这一来二回,戚将息在崇政殿也呆了好半天了。
临别时,宣德帝赏赐了不少东西,让姜公公差人送到戚府去。
不知忽然想到了什么,宣德帝笑了,虚点了戚将息两下,不禁道:“这么些年过去了,你在朕面前还是这副规规矩矩的样子。你有时也应该学学阿宁那性子。”

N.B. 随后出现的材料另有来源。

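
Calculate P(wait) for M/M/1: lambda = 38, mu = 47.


P(wait) = rho = lambda/mu = 38/47 = 0.8085

0.8085


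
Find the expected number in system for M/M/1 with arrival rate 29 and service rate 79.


rho = 29/79; L = rho/(1-rho) = 0.58

0.58


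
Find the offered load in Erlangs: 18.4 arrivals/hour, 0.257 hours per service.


Offered load a = lambda * E[S] = 18.4 * 0.257 = 4.73 Erlangs

4.73 Erlangs


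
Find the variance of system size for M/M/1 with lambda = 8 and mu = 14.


rho = 8/14; Var(N) = rho/(1-rho)^2 = 3.11

3.11


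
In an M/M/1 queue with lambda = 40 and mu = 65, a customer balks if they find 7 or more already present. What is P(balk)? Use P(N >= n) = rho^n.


P(N >= 7) = rho^7 = (40/65)^7 = 0.0334

0.0334


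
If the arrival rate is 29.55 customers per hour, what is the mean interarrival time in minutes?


Mean interarrival time = 60/lambda = 60/29.55 = 2.03 minutes

2.03 minutes


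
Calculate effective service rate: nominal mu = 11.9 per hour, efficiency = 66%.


Effective rate = mu * efficiency = 11.9 * 0.66 = 7.85 per hour

7.85 per hour


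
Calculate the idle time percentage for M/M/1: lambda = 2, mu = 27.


Idle fraction = (1 - rho) * 100 = (1 - 2/27) * 100 = 92.6%

92.6%


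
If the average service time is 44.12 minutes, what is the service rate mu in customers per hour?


mu = 60 / avg_service_time = 60 / 44.12 = 1.36 per hour

1.36 per hour


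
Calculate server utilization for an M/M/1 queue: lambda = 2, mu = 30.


rho = lambda/mu = 2/30 = 0.0667

0.0667


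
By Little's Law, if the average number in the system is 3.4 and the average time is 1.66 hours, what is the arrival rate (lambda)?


lambda = L / W = 3.4 / 1.66 = 2.05 per hour

2.05 per hour


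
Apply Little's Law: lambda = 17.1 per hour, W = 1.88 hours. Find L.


L = lambda * W = 17.1 * 1.88 = 32.15

32.15


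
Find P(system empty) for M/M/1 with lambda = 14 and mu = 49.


P0 = 1 - rho = 1 - 14/49 = 0.7143

0.7143


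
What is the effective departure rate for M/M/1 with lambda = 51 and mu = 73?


For a stable queue (lambda < mu), throughput = lambda = 51 per hour

51 per hour


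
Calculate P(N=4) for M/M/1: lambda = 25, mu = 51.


rho = 25/51; P(n) = (1-rho)*rho^n = (1-25/51)*(25/51)^4 = 0.0294

0.0294


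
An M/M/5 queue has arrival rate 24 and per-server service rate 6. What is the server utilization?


rho = lambda/(c*mu) = 24/(5*6) = 0.8

0.8


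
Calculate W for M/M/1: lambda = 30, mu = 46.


W = 1/(mu - lambda) = 1/(46 - 30) = 0.0625 hours

0.0625 hours


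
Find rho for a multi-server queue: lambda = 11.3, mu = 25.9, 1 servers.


rho = lambda / (c * mu) = 11.3 / (1 * 25.9) = 0.4363

0.4363


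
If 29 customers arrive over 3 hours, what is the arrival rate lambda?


lambda = total arrivals / time = 29 / 3 = 9.67 per hour

9.67 per hour


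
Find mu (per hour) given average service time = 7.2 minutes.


mu = 60 / avg_service_time = 60 / 7.2 = 8.33 per hour

8.33 per hour


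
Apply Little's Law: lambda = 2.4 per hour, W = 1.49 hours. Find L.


L = lambda * W = 2.4 * 1.49 = 3.58

3.58


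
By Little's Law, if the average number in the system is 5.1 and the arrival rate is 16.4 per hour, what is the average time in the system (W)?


W = L / lambda = 5.1 / 16.4 = 0.311 hours

0.311 hours


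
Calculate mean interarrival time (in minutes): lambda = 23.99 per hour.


Mean interarrival time = 60/lambda = 60/23.99 = 2.5 minutes

2.5 minutes


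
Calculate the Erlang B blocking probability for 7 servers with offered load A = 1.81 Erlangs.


B(N,A) = (A^N/N!) / sum(A^k/k!, k=0..N) with N=7, A=1.81 = 0.0021

0.0021


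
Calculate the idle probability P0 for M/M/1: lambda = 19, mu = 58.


P0 = 1 - rho = 1 - 19/58 = 0.6724

0.6724


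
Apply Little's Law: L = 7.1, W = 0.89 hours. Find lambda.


lambda = L / W = 7.1 / 0.89 = 7.98 per hour

7.98 per hour


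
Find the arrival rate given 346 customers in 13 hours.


lambda = total arrivals / time = 346 / 13 = 26.62 per hour

26.62 per hour


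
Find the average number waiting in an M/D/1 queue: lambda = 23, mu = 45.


M/D/1: Lq = rho^2 / (2*(1-rho)) where rho = 23/45; Lq = 0.27

0.27


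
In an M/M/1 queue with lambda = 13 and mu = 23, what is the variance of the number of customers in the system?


rho = 13/23; Var(N) = rho/(1-rho)^2 = 2.99

2.99


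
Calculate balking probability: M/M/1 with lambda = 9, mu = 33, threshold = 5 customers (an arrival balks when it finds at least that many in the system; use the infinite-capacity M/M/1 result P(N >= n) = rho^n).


P(N >= 5) = rho^5 = (9/33)^5 = 0.0015

0.0015


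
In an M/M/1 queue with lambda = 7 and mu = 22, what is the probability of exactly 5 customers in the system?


rho = 7/22; P(n) = (1-rho)*rho^n = (1-7/22)*(7/22)^5 = 0.0022

0.0022


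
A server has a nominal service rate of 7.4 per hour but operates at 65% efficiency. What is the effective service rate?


Effective rate = mu * efficiency = 7.4 * 0.65 = 4.81 per hour

4.81 per hour


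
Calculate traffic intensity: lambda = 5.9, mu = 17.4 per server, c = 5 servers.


rho = lambda / (c * mu) = 5.9 / (5 * 17.4) = 0.0678

0.0678


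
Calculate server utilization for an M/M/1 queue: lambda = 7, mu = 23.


rho = lambda/mu = 7/23 = 0.3043

0.3043


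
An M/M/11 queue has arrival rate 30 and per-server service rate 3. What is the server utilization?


rho = lambda/(c*mu) = 30/(11*3) = 0.9091

0.9091


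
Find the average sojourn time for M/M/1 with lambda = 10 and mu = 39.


W = 1/(mu - lambda) = 1/(39 - 10) = 0.0345 hours

0.0345 hours


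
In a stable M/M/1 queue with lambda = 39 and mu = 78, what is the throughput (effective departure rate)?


For a stable queue (lambda < mu), throughput = lambda = 39 per hour

39 per hour


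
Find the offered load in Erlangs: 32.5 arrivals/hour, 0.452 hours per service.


Offered load a = lambda * E[S] = 32.5 * 0.452 = 14.69 Erlangs

14.69 Erlangs


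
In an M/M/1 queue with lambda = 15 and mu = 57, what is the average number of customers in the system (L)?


rho = 15/57; L = rho/(1-rho) = 0.36

0.36


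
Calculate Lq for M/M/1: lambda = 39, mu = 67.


rho = 39/67; Lq = rho^2/(1-rho) = 0.81

0.81


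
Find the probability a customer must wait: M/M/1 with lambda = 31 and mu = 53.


P(wait) = rho = lambda/mu = 31/53 = 0.5849

0.5849


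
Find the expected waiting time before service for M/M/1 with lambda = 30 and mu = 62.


rho = 30/62; Wq = rho/(mu - lambda) = 0.0151 hours

0.0151 hours


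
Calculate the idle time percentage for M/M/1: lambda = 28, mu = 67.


Idle fraction = (1 - rho) * 100 = (1 - 28/67) * 100 = 58.2%

58.2%


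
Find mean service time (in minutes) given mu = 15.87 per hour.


Mean service time = 60/mu = 60/15.87 = 3.78 minutes

3.78 minutes


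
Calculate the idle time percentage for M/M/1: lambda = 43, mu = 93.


Idle fraction = (1 - rho) * 100 = (1 - 43/93) * 100 = 53.8%

53.8%


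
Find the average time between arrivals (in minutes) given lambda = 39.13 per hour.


Mean interarrival time = 60/lambda = 60/39.13 = 1.53 minutes

1.53 minutes


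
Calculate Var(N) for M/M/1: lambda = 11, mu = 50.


rho = 11/50; Var(N) = rho/(1-rho)^2 = 0.36

0.36


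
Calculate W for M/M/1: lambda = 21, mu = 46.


W = 1/(mu - lambda) = 1/(46 - 21) = 0.04 hours

0.04 hours


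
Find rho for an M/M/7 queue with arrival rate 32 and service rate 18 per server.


rho = lambda/(c*mu) = 32/(7*18) = 0.254

0.254


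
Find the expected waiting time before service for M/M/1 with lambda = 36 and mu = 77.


rho = 36/77; Wq = rho/(mu - lambda) = 0.0114 hours

0.0114 hours


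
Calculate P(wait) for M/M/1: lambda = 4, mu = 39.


P(wait) = rho = lambda/mu = 4/39 = 0.1026

0.1026


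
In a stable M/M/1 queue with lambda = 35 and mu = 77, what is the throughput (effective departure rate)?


For a stable queue (lambda < mu), throughput = lambda = 35 per hour

35 per hour


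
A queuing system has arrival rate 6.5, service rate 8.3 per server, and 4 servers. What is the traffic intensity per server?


rho = lambda / (c * mu) = 6.5 / (4 * 8.3) = 0.1958

0.1958


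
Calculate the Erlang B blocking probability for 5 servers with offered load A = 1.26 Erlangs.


B(N,A) = (A^N/N!) / sum(A^k/k!, k=0..N) with N=5, A=1.26 = 0.0075

0.0075


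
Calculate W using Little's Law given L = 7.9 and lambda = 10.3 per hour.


W = L / lambda = 7.9 / 10.3 = 0.767 hours

0.767 hours


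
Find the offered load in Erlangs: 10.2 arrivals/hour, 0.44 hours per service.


Offered load a = lambda * E[S] = 10.2 * 0.44 = 4.49 Erlangs

4.49 Erlangs


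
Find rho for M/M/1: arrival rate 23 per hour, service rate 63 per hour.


rho = lambda/mu = 23/63 = 0.3651

0.3651


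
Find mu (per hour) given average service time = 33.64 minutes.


mu = 60 / avg_service_time = 60 / 33.64 = 1.78 per hour

1.78 per hour


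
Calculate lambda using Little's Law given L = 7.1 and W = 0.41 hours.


lambda = L / W = 7.1 / 0.41 = 17.32 per hour

17.32 per hour


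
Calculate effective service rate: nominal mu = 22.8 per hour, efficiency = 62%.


Effective rate = mu * efficiency = 22.8 * 0.62 = 14.14 per hour

14.14 per hour


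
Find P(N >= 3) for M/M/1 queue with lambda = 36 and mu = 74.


P(N >= 3) = rho^3 = (36/74)^3 = 0.1151

0.1151


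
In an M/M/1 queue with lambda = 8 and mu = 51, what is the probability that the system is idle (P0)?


P0 = 1 - rho = 1 - 8/51 = 0.8431

0.8431


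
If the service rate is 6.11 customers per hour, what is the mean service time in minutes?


Mean service time = 60/mu = 60/6.11 = 9.82 minutes

9.82 minutes


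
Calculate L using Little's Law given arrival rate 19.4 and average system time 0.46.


L = lambda * W = 19.4 * 0.46 = 8.92

8.92


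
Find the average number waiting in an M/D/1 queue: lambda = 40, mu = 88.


M/D/1: Lq = rho^2 / (2*(1-rho)) where rho = 40/88; Lq = 0.19

0.19


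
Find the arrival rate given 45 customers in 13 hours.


lambda = total arrivals / time = 45 / 13 = 3.46 per hour

3.46 per hour


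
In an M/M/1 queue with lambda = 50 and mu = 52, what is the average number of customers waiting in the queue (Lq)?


rho = 50/52; Lq = rho^2/(1-rho) = 24.04

24.04


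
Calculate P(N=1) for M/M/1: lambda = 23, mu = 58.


rho = 23/58; P(n) = (1-rho)*rho^n = (1-23/58)*(23/58)^1 = 0.2393

0.2393


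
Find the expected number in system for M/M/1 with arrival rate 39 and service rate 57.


rho = 39/57; L = rho/(1-rho) = 2.17

2.17


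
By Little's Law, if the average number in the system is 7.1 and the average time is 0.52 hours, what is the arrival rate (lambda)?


lambda = L / W = 7.1 / 0.52 = 13.65 per hour

13.65 per hour


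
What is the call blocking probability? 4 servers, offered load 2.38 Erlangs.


B(N,A) = (A^N/N!) / sum(A^k/k!, k=0..N) with N=4, A=2.38 = 0.1365

0.1365


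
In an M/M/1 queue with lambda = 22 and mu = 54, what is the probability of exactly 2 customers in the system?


rho = 22/54; P(n) = (1-rho)*rho^n = (1-22/54)*(22/54)^2 = 0.0984

0.0984


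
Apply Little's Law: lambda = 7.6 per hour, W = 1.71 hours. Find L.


L = lambda * W = 7.6 * 1.71 = 13.0

13.0


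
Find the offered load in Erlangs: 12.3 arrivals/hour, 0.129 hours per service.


Offered load a = lambda * E[S] = 12.3 * 0.129 = 1.59 Erlangs

1.59 Erlangs


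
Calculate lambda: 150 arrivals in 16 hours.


lambda = total arrivals / time = 150 / 16 = 9.38 per hour

9.38 per hour


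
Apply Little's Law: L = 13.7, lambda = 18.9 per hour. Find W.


W = L / lambda = 13.7 / 18.9 = 0.7249 hours

0.7249 hours


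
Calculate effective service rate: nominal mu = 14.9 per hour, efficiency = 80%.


Effective rate = mu * efficiency = 14.9 * 0.8 = 11.92 per hour

11.92 per hour


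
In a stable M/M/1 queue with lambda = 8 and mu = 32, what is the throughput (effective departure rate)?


For a stable queue (lambda < mu), throughput = lambda = 8 per hour

8 per hour


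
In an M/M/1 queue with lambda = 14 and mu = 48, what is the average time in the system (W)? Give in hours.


W = 1/(mu - lambda) = 1/(48 - 14) = 0.0294 hours

0.0294 hours


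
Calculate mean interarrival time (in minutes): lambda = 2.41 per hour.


Mean interarrival time = 60/lambda = 60/2.41 = 24.9 minutes

24.9 minutes


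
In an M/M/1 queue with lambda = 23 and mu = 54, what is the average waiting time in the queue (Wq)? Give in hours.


rho = 23/54; Wq = rho/(mu - lambda) = 0.0137 hours

0.0137 hours


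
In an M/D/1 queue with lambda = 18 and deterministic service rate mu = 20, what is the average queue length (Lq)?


M/D/1: Lq = rho^2 / (2*(1-rho)) where rho = 18/20; Lq = 4.05

4.05


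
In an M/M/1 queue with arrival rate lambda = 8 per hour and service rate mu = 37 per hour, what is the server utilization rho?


rho = lambda/mu = 8/37 = 0.2162

0.2162


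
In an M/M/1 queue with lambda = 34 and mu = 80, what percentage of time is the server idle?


Idle fraction = (1 - rho) * 100 = (1 - 34/80) * 100 = 57.5%

57.5%


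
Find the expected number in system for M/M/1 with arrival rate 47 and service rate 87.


rho = 47/87; L = rho/(1-rho) = 1.18

1.18


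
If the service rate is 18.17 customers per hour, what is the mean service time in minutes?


Mean service time = 60/mu = 60/18.17 = 3.3 minutes

3.3 minutes


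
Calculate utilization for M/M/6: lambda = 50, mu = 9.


rho = lambda/(c*mu) = 50/(6*9) = 0.9259

0.9259


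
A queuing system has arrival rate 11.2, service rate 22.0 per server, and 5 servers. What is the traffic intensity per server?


rho = lambda / (c * mu) = 11.2 / (5 * 22.0) = 0.1018

0.1018


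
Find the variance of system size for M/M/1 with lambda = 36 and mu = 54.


rho = 36/54; Var(N) = rho/(1-rho)^2 = 6.0

6.0


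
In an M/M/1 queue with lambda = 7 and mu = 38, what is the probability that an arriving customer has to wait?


P(wait) = rho = lambda/mu = 7/38 = 0.1842

0.1842


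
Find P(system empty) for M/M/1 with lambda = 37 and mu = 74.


P0 = 1 - rho = 1 - 37/74 = 0.5

0.5


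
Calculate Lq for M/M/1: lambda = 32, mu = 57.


rho = 32/57; Lq = rho^2/(1-rho) = 0.72

0.72


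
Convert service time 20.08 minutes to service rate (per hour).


mu = 60 / avg_service_time = 60 / 20.08 = 2.99 per hour

2.99 per hour


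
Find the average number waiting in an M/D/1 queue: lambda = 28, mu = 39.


M/D/1: Lq = rho^2 / (2*(1-rho)) where rho = 28/39; Lq = 0.91

0.91


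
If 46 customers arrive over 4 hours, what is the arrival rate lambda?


lambda = total arrivals / time = 46 / 4 = 11.5 per hour

11.5 per hour


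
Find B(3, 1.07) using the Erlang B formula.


B(N,A) = (A^N/N!) / sum(A^k/k!, k=0..N) with N=3, A=1.07 = 0.0717

0.0717


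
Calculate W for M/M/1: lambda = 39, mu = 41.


W = 1/(mu - lambda) = 1/(41 - 39) = 0.5 hours

0.5 hours


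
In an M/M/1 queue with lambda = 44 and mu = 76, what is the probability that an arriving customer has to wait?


P(wait) = rho = lambda/mu = 44/76 = 0.5789

0.5789


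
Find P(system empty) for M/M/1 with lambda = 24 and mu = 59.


P0 = 1 - rho = 1 - 24/59 = 0.5932

0.5932


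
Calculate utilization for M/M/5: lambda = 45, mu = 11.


rho = lambda/(c*mu) = 45/(5*11) = 0.8182

0.8182


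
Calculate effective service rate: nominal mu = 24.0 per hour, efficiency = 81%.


Effective rate = mu * efficiency = 24.0 * 0.81 = 19.44 per hour

19.44 per hour


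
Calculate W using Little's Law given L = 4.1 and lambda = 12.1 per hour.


W = L / lambda = 4.1 / 12.1 = 0.3388 hours

0.3388 hours


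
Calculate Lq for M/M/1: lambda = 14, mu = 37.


rho = 14/37; Lq = rho^2/(1-rho) = 0.23

0.23


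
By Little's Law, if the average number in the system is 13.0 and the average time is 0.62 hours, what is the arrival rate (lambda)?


lambda = L / W = 13.0 / 0.62 = 20.97 per hour

20.97 per hour


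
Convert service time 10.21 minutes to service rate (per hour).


mu = 60 / avg_service_time = 60 / 10.21 = 5.88 per hour

5.88 per hour


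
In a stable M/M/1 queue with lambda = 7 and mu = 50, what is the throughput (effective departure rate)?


For a stable queue (lambda < mu), throughput = lambda = 7 per hour

7 per hour


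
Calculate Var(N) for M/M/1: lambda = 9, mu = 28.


rho = 9/28; Var(N) = rho/(1-rho)^2 = 0.7

0.7


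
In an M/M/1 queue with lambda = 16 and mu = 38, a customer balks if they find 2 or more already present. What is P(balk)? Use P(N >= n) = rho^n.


P(N >= 2) = rho^2 = (16/38)^2 = 0.1773

0.1773


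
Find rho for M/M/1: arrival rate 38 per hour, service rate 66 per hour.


rho = lambda/mu = 38/66 = 0.5758

0.5758


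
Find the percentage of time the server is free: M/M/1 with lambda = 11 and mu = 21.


Idle fraction = (1 - rho) * 100 = (1 - 11/21) * 100 = 47.6%

47.6%


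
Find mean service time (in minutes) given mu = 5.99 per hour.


Mean service time = 60/mu = 60/5.99 = 10.02 minutes

10.02 minutes


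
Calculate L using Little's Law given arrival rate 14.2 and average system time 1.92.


L = lambda * W = 14.2 * 1.92 = 27.26

27.26


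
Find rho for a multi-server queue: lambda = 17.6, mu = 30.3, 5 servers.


rho = lambda / (c * mu) = 17.6 / (5 * 30.3) = 0.1162

0.1162


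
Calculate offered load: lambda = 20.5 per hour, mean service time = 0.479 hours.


Offered load a = lambda * E[S] = 20.5 * 0.479 = 9.82 Erlangs

9.82 Erlangs


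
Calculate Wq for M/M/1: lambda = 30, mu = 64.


rho = 30/64; Wq = rho/(mu - lambda) = 0.0138 hours

0.0138 hours


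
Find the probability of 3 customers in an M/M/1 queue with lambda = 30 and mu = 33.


rho = 30/33; P(n) = (1-rho)*rho^n = (1-30/33)*(30/33)^3 = 0.0683

0.0683


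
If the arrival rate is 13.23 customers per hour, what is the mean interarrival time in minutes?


Mean interarrival time = 60/lambda = 60/13.23 = 4.54 minutes

4.54 minutes


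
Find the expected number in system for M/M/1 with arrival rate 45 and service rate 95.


rho = 45/95; L = rho/(1-rho) = 0.9

0.9


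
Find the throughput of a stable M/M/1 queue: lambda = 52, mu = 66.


For a stable queue (lambda < mu), throughput = lambda = 52 per hour

52 per hour


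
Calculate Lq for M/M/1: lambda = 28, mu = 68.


rho = 28/68; Lq = rho^2/(1-rho) = 0.29

0.29


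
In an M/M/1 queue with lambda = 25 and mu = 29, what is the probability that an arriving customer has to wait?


P(wait) = rho = lambda/mu = 25/29 = 0.8621

0.8621


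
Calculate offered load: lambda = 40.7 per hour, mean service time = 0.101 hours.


Offered load a = lambda * E[S] = 40.7 * 0.101 = 4.11 Erlangs

4.11 Erlangs


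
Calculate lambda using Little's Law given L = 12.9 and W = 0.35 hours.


lambda = L / W = 12.9 / 0.35 = 36.86 per hour

36.86 per hour


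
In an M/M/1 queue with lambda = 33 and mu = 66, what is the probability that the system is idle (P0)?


P0 = 1 - rho = 1 - 33/66 = 0.5

0.5


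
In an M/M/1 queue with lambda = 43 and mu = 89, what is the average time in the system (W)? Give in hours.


W = 1/(mu - lambda) = 1/(89 - 43) = 0.0217 hours

0.0217 hours


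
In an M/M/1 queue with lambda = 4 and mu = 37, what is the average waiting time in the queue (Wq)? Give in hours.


rho = 4/37; Wq = rho/(mu - lambda) = 0.0033 hours

0.0033 hours


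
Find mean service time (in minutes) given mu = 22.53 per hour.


Mean service time = 60/mu = 60/22.53 = 2.66 minutes

2.66 minutes


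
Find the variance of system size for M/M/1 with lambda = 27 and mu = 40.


rho = 27/40; Var(N) = rho/(1-rho)^2 = 6.39

6.39


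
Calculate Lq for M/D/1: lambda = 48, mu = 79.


M/D/1: Lq = rho^2 / (2*(1-rho)) where rho = 48/79; Lq = 0.47

0.47


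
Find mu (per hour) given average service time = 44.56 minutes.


mu = 60 / avg_service_time = 60 / 44.56 = 1.35 per hour

1.35 per hour


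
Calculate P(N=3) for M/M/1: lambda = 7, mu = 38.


rho = 7/38; P(n) = (1-rho)*rho^n = (1-7/38)*(7/38)^3 = 0.0051

0.0051


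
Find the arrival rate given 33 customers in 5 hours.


lambda = total arrivals / time = 33 / 5 = 6.6 per hour

6.6 per hour


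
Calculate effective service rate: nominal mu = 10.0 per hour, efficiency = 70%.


Effective rate = mu * efficiency = 10.0 * 0.7 = 7.0 per hour

7.0 per hour


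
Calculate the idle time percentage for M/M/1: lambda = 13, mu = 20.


Idle fraction = (1 - rho) * 100 = (1 - 13/20) * 100 = 35.0%

35.0%


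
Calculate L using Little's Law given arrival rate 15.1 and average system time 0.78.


L = lambda * W = 15.1 * 0.78 = 11.78

11.78


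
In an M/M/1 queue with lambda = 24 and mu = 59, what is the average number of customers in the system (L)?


rho = 24/59; L = rho/(1-rho) = 0.69

0.69


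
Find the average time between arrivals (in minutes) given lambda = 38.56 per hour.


Mean interarrival time = 60/lambda = 60/38.56 = 1.56 minutes

1.56 minutes


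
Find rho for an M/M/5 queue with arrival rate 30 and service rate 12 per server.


rho = lambda/(c*mu) = 30/(5*12) = 0.5

0.5


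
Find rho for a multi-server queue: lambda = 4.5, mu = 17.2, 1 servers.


rho = lambda / (c * mu) = 4.5 / (1 * 17.2) = 0.2616

0.2616


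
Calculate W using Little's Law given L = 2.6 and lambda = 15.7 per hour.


W = L / lambda = 2.6 / 15.7 = 0.1656 hours

0.1656 hours


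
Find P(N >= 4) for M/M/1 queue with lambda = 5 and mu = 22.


P(N >= 4) = rho^4 = (5/22)^4 = 0.0027

0.0027


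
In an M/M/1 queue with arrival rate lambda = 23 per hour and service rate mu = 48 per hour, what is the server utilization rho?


rho = lambda/mu = 23/48 = 0.4792

0.4792


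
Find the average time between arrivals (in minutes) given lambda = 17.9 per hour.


Mean interarrival time = 60/lambda = 60/17.9 = 3.35 minutes

3.35 minutes


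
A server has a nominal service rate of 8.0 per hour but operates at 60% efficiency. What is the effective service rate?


Effective rate = mu * efficiency = 8.0 * 0.6 = 4.8 per hour

4.8 per hour


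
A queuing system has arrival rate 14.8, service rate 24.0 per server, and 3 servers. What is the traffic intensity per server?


rho = lambda / (c * mu) = 14.8 / (3 * 24.0) = 0.2056

0.2056


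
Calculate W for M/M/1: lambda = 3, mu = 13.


W = 1/(mu - lambda) = 1/(13 - 3) = 0.1 hours

0.1 hours


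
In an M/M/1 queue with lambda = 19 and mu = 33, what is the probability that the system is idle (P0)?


P0 = 1 - rho = 1 - 19/33 = 0.4242

0.4242


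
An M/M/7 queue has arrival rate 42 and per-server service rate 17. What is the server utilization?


rho = lambda/(c*mu) = 42/(7*17) = 0.3529

0.3529


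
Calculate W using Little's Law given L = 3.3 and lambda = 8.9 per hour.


W = L / lambda = 3.3 / 8.9 = 0.3708 hours

0.3708 hours


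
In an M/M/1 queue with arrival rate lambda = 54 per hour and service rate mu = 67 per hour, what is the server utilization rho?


rho = lambda/mu = 54/67 = 0.806

0.806


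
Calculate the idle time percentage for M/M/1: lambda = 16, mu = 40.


Idle fraction = (1 - rho) * 100 = (1 - 16/40) * 100 = 60.0%

60.0%


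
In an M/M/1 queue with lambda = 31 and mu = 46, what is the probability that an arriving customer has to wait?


P(wait) = rho = lambda/mu = 31/46 = 0.6739

0.6739


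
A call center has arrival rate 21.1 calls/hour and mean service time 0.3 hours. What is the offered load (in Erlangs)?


Offered load a = lambda * E[S] = 21.1 * 0.3 = 6.33 Erlangs

6.33 Erlangs


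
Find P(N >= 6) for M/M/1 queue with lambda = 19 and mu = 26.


P(N >= 6) = rho^6 = (19/26)^6 = 0.1523

0.1523


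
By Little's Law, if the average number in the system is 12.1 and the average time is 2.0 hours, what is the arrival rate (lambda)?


lambda = L / W = 12.1 / 2.0 = 6.05 per hour

6.05 per hour


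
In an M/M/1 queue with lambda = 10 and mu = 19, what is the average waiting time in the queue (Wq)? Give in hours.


rho = 10/19; Wq = rho/(mu - lambda) = 0.0585 hours

0.0585 hours


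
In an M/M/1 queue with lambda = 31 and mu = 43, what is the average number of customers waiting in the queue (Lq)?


rho = 31/43; Lq = rho^2/(1-rho) = 1.86

1.86


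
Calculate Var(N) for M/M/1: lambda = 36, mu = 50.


rho = 36/50; Var(N) = rho/(1-rho)^2 = 9.18

9.18


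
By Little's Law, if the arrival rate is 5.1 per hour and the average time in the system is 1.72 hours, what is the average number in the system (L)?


L = lambda * W = 5.1 * 1.72 = 8.77

8.77


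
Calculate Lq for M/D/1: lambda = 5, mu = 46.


M/D/1: Lq = rho^2 / (2*(1-rho)) where rho = 5/46; Lq = 0.01

0.01


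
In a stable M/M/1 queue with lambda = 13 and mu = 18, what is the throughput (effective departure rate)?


For a stable queue (lambda < mu), throughput = lambda = 13 per hour

13 per hour


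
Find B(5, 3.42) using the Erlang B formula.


B(N,A) = (A^N/N!) / sum(A^k/k!, k=0..N) with N=5, A=3.42 = 0.1469

0.1469


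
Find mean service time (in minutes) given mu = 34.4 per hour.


Mean service time = 60/mu = 60/34.4 = 1.74 minutes

1.74 minutes


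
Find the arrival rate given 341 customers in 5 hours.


lambda = total arrivals / time = 341 / 5 = 68.2 per hour

68.2 per hour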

“好了,回府去吧,府里人也该着急了。朕知道你心里所想,有些事情不想做就不逼你,但是该得到的奖励和封赏,还是不能落下的。”
说到这,宣德帝若有所思,“戚宁那小妮子好久都没进宫来了,八成是生朕的气呢,嫌朕又把你派去远地了。阿远,你回去好好休息,过几日带上宁丫头,随朕一起去别宫看看你皇爷爷去。”
想到小妹,戚将息心下顿时一片柔软,他叩拜陛下,又掏出两份包裹好,散发药香的香囊,轻声补充道:“幽州盛产安神香,臣让太医仔细检查过了,可随身佩戴以缓疲惫,还望皇舅舅以身体为重,不要过于劳累。”
·
戚府门外。
高杉带着晏归站在门口,拉着管家絮絮叨叨的不知在说些什么。
晏归细细打量着面前的府邸,朱漆大门上悬着一块墨底金字匾额,上面龙飞凤舞的写着“戚府”二字,金光熠熠。院门修的十分气派,看的晏归心下不由思索起戚将息的身份来。
这样的人,到底有什么交易需要跟他做?
还有,他如何一眼便肯定了自己的身份,既然是北辽监军,按理来说,对于晏家和皇室并不该如此了解。
戚将息,到底是何人……
“你就是我兄长带回来的孩子?”
晏归出神之际,思绪忽然被一声娇叱打断。
来人是个衣着华丽,看着娇蛮任性的女孩。
戚宁环着臂满脸怀疑,她绕着晏归慢悠悠的转着,细细观察。
“看着并没有什么过人之处啊。”戚宁嘟囔道,声音不大不小正好落入晏归耳朵里。
“你兄长?”晏归挑眉,对戚宁那话颇为不爽。
和戚将息一模一样的自以为是。
见到戚宁那一刻起,晏归就猜到这丫头的身份了,这张和戚将息七分神似的脸蛋,想不认识都难,他开始默默盘算如何应对面前娇蛮的小屁孩了。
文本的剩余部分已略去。